The experiments evaluate ComPO’s effectiveness across base and instruction-tuned models (Mistral-7B, Llama-3-8B, Gemma-2-9B) using benchmarks like AlpacaEval 2, MT-Bench, and Arena-Hard. The setup splits preference data into clean and noisy subsets using a log-likelihood margin threshold (δ=3) and compares ComPO-augmented DPO and SimPO against baselines. Results show ComPO improves length-controlled win rates (LC), indicating reduced verbosity, with notable gains in AlpacaEval 2 (e.g., 35.79% LC for Llama-3-Instruct-8B with DPOclean+ComPO vs. 32.59% for DPO). It also mitigates likelihood displacement by increasing preferred response likelihood and decreasing dispreferred response likelihood, as evidenced in log-likelihood comparisons. However, performance on Arena-Hard is inconsistent, likely due to its lack of length penalty favoring longer responses. The experimental design is reasonable for demonstrating ComPO’s potential but limited by a simplistic noisy pair metric (log-likelihood vs. CHES score) and small noisy pair sample sizes (e.g., 100 pairs). Computational efficiency is achieved by updating only output layer parameters, using minimal GPU memory (30GB for Gemma-2-9B), though scalability to larger models remains untested.

Further Thoughts

The concept of using comparison oracles in ComPO opens up interesting avenues for alignment research, particularly in handling noisy data, which is often abundant in real-world preference datasets. However, the reliance on a log-likelihood margin for identifying noisy pairs seems rudimentary compared to embedding-based metrics like CHES, as noted in the paper. Future work could explore hybrid metrics combining likelihood and embedding similarities to better capture nuanced differences in responses. Additionally, the focus on output layer perturbations, while computationally efficient, might miss deeper alignment issues in earlier layers of LLMs—could methods like parameter-efficient fine-tuning (e.g., LoRA) be integrated with ComPO to balance efficiency and depth?

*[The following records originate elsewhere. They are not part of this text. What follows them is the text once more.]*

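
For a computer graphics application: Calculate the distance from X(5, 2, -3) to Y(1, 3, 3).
d = √[(-4)² + (1)² + (6)²] = √53 = 7.28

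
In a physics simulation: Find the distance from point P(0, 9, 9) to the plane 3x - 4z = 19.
d = |3(0) + 0(9) + (-4)(9) - (19)| / √(3² + 0² + (-4)²) = 55/√25 = 11.0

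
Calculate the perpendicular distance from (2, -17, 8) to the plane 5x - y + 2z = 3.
d = |5(2) + (-1)(-17) + 2(8) - (3)| / √(5² + (-1)² + 2²) = 40/√30 = 7.303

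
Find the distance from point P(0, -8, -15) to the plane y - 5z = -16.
d = |0(0) + 1(-8) + (-5)(-15) - (-16)| / √(0² + 1² + (-5)²) = 83/√26 = 16.28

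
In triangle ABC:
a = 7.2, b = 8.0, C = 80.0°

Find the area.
Using A = ½ab·sin(C):
A = ½·7.2·8.0·sin(80.0°) = ½·57.6·0.984808 = 28.36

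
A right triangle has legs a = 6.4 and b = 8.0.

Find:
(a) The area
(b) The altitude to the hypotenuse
(a) Area = ½ab = ½·6.4·8.0 = 25.6
(b) Hypotenuse c = √(6.4² + 8.0²) = √104.96 = 10.245
    Area = ½·c·h_c  →  h_c = 2·Area/c = 2·25.6/10.245 = 4.998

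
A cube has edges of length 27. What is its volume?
Volume = s³
Volume = 27³
Volume = 19683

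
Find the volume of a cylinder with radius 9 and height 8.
Volume = pi * r² * h
Volume = pi * 9² * 8
Volume = pi * 81 * 8
Volume = pi * 648
Volume = 2035.75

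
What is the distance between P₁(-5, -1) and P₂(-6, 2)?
Using the distance formula: d = sqrt((x₂-x₁)² + (y₂-y₁)²)
dx = (-6) - (-5) = -1
dy = 2 - (-1) = 3
d = sqrt((-1)² + 3²) = sqrt(1 + 9) = sqrt(10) = 3.16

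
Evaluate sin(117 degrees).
sin(117 degrees) = 0.891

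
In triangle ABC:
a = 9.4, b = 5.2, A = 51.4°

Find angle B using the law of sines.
sin(B)/b = sin(A)/a
sin(B) = b·sin(A)/a = 5.2·sin(51.4°)/9.4 = 0.432330
B = arcsin(0.432330) = 25.62°  (b ≤ a, so B ≤ A and the acute solution is unique)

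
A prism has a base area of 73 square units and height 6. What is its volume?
Volume = base area * height
Volume = 73 * 6
Volume = 438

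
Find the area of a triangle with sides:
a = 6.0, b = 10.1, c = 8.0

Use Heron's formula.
s = (a+b+c)/2 = (6.0+10.1+8.0)/2 = 12.05
A = √(s(s-a)(s-b)(s-c)) = √(12.05·6.05·1.95·4.05)
A = √575.747 = 23.99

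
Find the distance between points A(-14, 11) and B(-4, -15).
Using the distance formula: d = sqrt((x₂-x₁)² + (y₂-y₁)²)
dx = (-4) - (-14) = 10
dy = (-15) - 11 = -26
d = sqrt(10² + (-26)²) = sqrt(100 + 676) = sqrt(776) = 27.86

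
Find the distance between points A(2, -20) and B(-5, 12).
Using the distance formula: d = sqrt((x₂-x₁)² + (y₂-y₁)²)
dx = (-5) - 2 = -7
dy = 12 - (-20) = 32
d = sqrt((-7)² + 32²) = sqrt(49 + 1024) = sqrt(1073) = 32.76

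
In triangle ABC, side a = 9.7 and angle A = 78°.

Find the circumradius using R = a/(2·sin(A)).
R = a/(2·sin(A)) = 9.7/(2·sin(78°))
R = 9.7/(2·0.978148) = 9.7/1.956295 = 4.958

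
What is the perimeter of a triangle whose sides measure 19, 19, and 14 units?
Perimeter = sum of all sides
Perimeter = 19 + 19 + 14
Perimeter = 52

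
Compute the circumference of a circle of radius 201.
Circumference = 2 * pi * r
Circumference = 2 * pi * 201
Circumference = 1262.92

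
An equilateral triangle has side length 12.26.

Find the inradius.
For an equilateral triangle, r = s/(2√3) where s is the side.
r = 12.26/(2√3) = 12.26/3.464102 = 3.539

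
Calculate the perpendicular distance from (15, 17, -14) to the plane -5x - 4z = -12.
d = |(-5)(15) + 0(17) + (-4)(-14) - (-12)| / √((-5)² + 0² + (-4)²) = 7/√41 = 1.093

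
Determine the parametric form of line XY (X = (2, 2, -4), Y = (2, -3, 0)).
Direction vector d = Y - X = (0, -5, 4)
x = 2, y = 2 - 5t, z = -4 + 4t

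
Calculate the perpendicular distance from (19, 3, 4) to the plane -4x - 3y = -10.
d = |(-4)(19) + (-3)(3) + 0(4) - (-10)| / √((-4)² + (-3)² + 0²) = 75/√25 = 15.0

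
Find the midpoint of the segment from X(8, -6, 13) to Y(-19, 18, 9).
Midpoint = ((8-19)/2, (-6+18)/2, (13+9)/2) = (-5.5, 6, 11)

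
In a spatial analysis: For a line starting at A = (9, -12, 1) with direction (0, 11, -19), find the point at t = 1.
P(1) = (9 + 0(1), -12 + 11(1), 1 + (-19)(1)) = (9, -1, -18)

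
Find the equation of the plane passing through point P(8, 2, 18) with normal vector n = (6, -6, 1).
d = n·P = (6)(8) + (-6)(2) + (1)(18) = 54
Plane: 6x - 6y + z = 54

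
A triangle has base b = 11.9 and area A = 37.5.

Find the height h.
A = ½bh  →  h = 2A/b
h = 2·37.5/11.9 = 6.303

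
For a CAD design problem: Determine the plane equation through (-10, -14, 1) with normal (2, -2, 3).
d = n·P = (2)(-10) + (-2)(-14) + (3)(1) = 11
Plane: 2x - 2y + 3z = 11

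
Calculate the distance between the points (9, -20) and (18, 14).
Using the distance formula: d = sqrt((x₂-x₁)² + (y₂-y₁)²)
dx = 18 - 9 = 9
dy = 14 - (-20) = 34
d = sqrt(9² + 34²) = sqrt(81 + 1156) = sqrt(1237) = 35.17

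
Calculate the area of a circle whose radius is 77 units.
Area = pi * r²
Area = pi * 77²
Area = pi * 5929
Area = 18626.50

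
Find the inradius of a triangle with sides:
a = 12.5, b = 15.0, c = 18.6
s = (a+b+c)/2 = (12.5+15.0+18.6)/2 = 23.05
Area = √(s(s-a)(s-b)(s-c)) = √(23.05·10.55·8.05·4.45) = 93.3339
r = Area/s = 93.3339/23.05 = 4.049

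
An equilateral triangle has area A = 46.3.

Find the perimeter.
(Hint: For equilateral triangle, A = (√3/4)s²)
A = (√3/4)s²  →  s² = 4A/√3 = 4·46.3/√3 = 106.925
s = 10.3405
Perimeter = 3s = 31.02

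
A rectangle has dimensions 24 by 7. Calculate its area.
Area = length * width
Area = 24 * 7
Area = 168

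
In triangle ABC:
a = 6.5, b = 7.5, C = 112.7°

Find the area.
Using A = ½ab·sin(C):
A = ½·6.5·7.5·sin(112.7°) = ½·48.75·0.922538 = 22.49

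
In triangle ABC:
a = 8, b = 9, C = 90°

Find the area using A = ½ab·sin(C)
A = ½·8·9·sin(90°) = ½·72·1.000000 = 36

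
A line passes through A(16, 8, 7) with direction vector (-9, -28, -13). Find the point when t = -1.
P(-1) = (16 + (-9)(-1), 8 + (-28)(-1), 7 + (-13)(-1)) = (25, 36, 20)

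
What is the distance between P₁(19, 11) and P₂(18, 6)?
Using the distance formula: d = sqrt((x₂-x₁)² + (y₂-y₁)²)
dx = 18 - 19 = -1
dy = 6 - 11 = -5
d = sqrt((-1)² + (-5)²) = sqrt(1 + 25) = sqrt(26) = 5.10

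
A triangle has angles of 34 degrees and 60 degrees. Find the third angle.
Sum of angles in a triangle = 180 degrees
Third angle = 180 - 34 - 60
Third angle = 86 degrees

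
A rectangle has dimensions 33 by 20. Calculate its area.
Area = length * width
Area = 33 * 20
Area = 660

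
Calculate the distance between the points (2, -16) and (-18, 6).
Using the distance formula: d = sqrt((x₂-x₁)² + (y₂-y₁)²)
dx = (-18) - 2 = -20
dy = 6 - (-16) = 22
d = sqrt((-20)² + 22²) = sqrt(400 + 484) = sqrt(884) = 29.73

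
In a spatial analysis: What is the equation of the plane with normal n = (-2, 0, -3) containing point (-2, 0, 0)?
d = n·P = (-2)(-2) + (0)(0) + (-3)(0) = 4
Plane: -2x - 3z = 4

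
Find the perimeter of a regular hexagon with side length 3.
Perimeter = number of sides * side length
Perimeter = 6 * 3
Perimeter = 18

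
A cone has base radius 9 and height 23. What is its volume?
Volume = (1/3) * pi * r² * h
Volume = (1/3) * pi * 9² * 23
Volume = (1/3) * pi * 81 * 23
Volume = (1/3) * pi * 1863
Volume = 1950.93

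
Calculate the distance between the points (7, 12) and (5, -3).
Using the distance formula: d = sqrt((x₂-x₁)² + (y₂-y₁)²)
dx = 5 - 7 = -2
dy = (-3) - 12 = -15
d = sqrt((-2)² + (-15)²) = sqrt(4 + 225) = sqrt(229) = 15.13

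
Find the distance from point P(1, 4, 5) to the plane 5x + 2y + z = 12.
d = |5(1) + 2(4) + 1(5) - (12)| / √(5² + 2² + 1²) = 6/√30 = 1.095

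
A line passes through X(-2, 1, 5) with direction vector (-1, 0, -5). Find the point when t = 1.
P(1) = (-2 + (-1)(1), 1 + 0(1), 5 + (-5)(1)) = (-3, 1, 0)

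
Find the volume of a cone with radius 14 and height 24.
Volume = (1/3) * pi * r² * h
Volume = (1/3) * pi * 14² * 24
Volume = (1/3) * pi * 196 * 24
Volume = (1/3) * pi * 4704
Volume = 4926.02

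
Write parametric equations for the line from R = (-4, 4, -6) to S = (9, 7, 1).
Direction vector d = S - R = (13, 3, 7)
x = -4 + 13t, y = 4 + 3t, z = -6 + 7t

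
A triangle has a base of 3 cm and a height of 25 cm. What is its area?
Area = (1/2) * base * height
Area = (1/2) * 3 * 25
Area = 37.50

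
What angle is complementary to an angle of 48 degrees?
Complementary angles sum to 90 degrees.
Other angle = 90 - 48
Other angle = 42 degrees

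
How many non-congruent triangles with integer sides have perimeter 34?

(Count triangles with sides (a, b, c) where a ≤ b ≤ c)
With a ≤ b ≤ c and a + b + c = 34, the triangle inequality a + b > c gives c < 34/2, so c ≤ 16.
Iterate a from 1 to ⌊p/3⌋ = 11; for each a, b ranges from a to ⌊(p−a)/2⌋ with c = p − a − b, keeping only c ≥ b.
Triples: (2, 16, 16), (3, 15, 16), (4, 14, 16), …
Count = 24 triangles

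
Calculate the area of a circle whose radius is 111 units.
Area = pi * r²
Area = pi * 111²
Area = pi * 12321
Area = 38707.56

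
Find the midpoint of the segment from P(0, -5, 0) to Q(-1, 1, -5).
Midpoint = ((0-1)/2, (-5+1)/2, (0-5)/2) = (-0.5, -2, -2.5)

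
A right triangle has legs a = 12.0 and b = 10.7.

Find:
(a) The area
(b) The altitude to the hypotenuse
(a) Area = ½ab = ½·12.0·10.7 = 64.2
(b) Hypotenuse c = √(12.0² + 10.7²) = √258.49 = 16.0776
    Area = ½·c·h_c  →  h_c = 2·Area/c = 2·64.2/16.0776 = 7.986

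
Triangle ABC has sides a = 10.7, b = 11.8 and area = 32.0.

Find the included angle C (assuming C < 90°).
Area = ½ab·sin(C)  →  sin(C) = 2·Area/(ab)
sin(C) = 2·32.0/(10.7·11.8) = 0.506891
C = arcsin(0.506891) = 30.46°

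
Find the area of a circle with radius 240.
Area = pi * r²
Area = pi * 240²
Area = pi * 57600
Area = 180955.74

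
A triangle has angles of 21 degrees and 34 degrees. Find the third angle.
Sum of angles in a triangle = 180 degrees
Third angle = 180 - 21 - 34
Third angle = 125 degrees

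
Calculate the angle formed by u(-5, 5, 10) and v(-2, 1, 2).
u·v = 35, |u|² = 150, |v|² = 9
cos θ = 35/√1350 ≈ 0.9526
θ ≈ 17.72°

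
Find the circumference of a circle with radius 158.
Circumference = 2 * pi * r
Circumference = 2 * pi * 158
Circumference = 992.74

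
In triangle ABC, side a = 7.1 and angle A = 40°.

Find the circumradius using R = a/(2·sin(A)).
R = a/(2·sin(A)) = 7.1/(2·sin(40°))
R = 7.1/(2·0.642788) = 7.1/1.285575 = 5.523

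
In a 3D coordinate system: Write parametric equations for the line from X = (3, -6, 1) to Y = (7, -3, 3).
Direction vector d = Y - X = (4, 3, 2)
x = 3 + 4t, y = -6 + 3t, z = 1 + 2t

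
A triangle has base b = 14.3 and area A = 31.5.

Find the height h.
A = ½bh  →  h = 2A/b
h = 2·31.5/14.3 = 4.406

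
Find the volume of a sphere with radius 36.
Volume = (4/3) * pi * r³
Volume = (4/3) * pi * 36³
Volume = (4/3) * pi * 46656
Volume = 195432.20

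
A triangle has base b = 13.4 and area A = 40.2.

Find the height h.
A = ½bh  →  h = 2A/b
h = 2·40.2/13.4 = 6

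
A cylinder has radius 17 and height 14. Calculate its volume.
Volume = pi * r² * h
Volume = pi * 17² * 14
Volume = pi * 289 * 14
Volume = pi * 4046
Volume = 12710.88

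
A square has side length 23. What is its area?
Area = s²
Area = 23²
Area = 529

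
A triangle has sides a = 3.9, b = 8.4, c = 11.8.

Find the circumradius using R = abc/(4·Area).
s = (a+b+c)/2 = 12.05
Area = √(s(s-a)(s-b)(s-c)) = √(12.05·8.15·3.65·0.25) = 9.46649
R = abc/(4·Area) = (3.9·8.4·11.8)/(4·9.46649) = 386.568/37.86596 = 10.21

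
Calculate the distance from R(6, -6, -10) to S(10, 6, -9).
d = √[(4)² + (12)² + (1)²] = √161 = 12.69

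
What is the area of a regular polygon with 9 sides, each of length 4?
For a regular 9-gon with side length s = 4:
Apothem a = s / (2*tan(pi/9)) = 4 / (2*tan(pi/9)) ≈ 5.495
Perimeter P = 9 * 4 = 36
Area = (1/2) * P * a = (1/2) * 36 * 5.495 = 98.91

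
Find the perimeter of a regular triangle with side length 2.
Perimeter = number of sides * side length
Perimeter = 3 * 2
Perimeter = 6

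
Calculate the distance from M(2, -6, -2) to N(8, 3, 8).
d = √[(6)² + (9)² + (10)²] = √217 = 14.73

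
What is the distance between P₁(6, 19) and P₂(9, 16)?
Using the distance formula: d = sqrt((x₂-x₁)² + (y₂-y₁)²)
dx = 9 - 6 = 3
dy = 16 - 19 = -3
d = sqrt(3² + (-3)²) = sqrt(9 + 9) = sqrt(18) = 4.24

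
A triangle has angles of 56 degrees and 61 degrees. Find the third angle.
Sum of angles in a triangle = 180 degrees
Third angle = 180 - 56 - 61
Third angle = 63 degrees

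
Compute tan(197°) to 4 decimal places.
tan(197 degrees) = 0.3057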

Another thought is the potential application of ComPO to other generative AI domains, such as diffusion models for image generation, where noisy preference data might also pose challenges. Finally, the inconsistent performance on Arena-Hard suggests a need for benchmark designs that better account for response conciseness, perhaps inspiring a broader discussion in the community about evaluation metrics for aligned models.